THURSDAY, June 8 (HealthDay News) -- Taking antibiotics for three days instead of the usual seven to 10 days is just as effective in treating common pneumonia , Dutch researchers report.

This shorter course of antibiotic treatment may also help contain the growing problem of antibiotic-resistant bacteria, the researchers say.

"The question is how long you should treat common pneumonia," said lead researcher Dr. Jan M Prins, an internist in infectious diseases at the Academic Medical Center, in Amsterdam. "It turns out that three days is sufficient in children, and we now find the same in adults," he added.

In the study, Prins's team compared the effectiveness of three days of amoxicillin treatment with eight days of treatment in adults with mild to moderate-severe pneumonia.

The researchers looked at 119 patients who improved after three days of treatment with intravenous amoxicillin, and then randomly assigned them to oral amoxicillin or a placebo for five days.

Among patients treated for three day or eight days, 93 percent got better, the researchers report. "For patients who responded after three days of antibiotic treatment, you could stop antibiotics and the results were comparable for those treated for eight days," Prins said.

The advantage, according to Prins, is that patients don't take more medication than necessary. "In addition, there is a relation between how many antibiotics are used in a community and the rate of resistance among bacteria," he said. "If you can reduce the use of antibiotics, you can reduce the rate of resistance."

The study findings appear in the June 10 issue of the British Medical Journal.

Prins cautioned that not all diseases treated with antibiotics will be candidates for short-course treatment. "In other conditions, we know you have to treat for 10 days or so," he said.
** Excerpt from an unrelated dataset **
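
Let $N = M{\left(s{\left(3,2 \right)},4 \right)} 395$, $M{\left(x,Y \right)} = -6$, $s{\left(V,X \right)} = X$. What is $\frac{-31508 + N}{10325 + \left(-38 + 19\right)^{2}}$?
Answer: $- \frac{1303}{411} \approx -3.1703$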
One expert thinks that not enough is known about how long antibiotics should be administered.

"There is a lack of clear evidence to allow clinicians to know the optimal duration of antibiotic therapy for many common infections," said Dr. John Paul, from the Royal Sussex County Hospital, in England, and author of an accompanying editorial in the journal.

"We know that some infections do require long-term therapy to prevent relapse. We know for others that short courses of antibiotics are as good as long courses," Paul said.

More studies are needed to determine when short-course therapy is called for, Paul said. "Although the consensus among microbiology/infectious disease specialists is that long-course therapy is the choice, you will still find plenty of clinicians who use personal experience to argue for short-course therapy," he said.

Another expert agrees that the short-course approach has merit.

"This concept is smart," said Philip Tierno Jr., director of clinical microbiology and immunology at New York University Medical Center. "It eliminates three big problems: The cost to individuals of some of these newer antibiotics, adverse reactions and complications, and the development of resistance."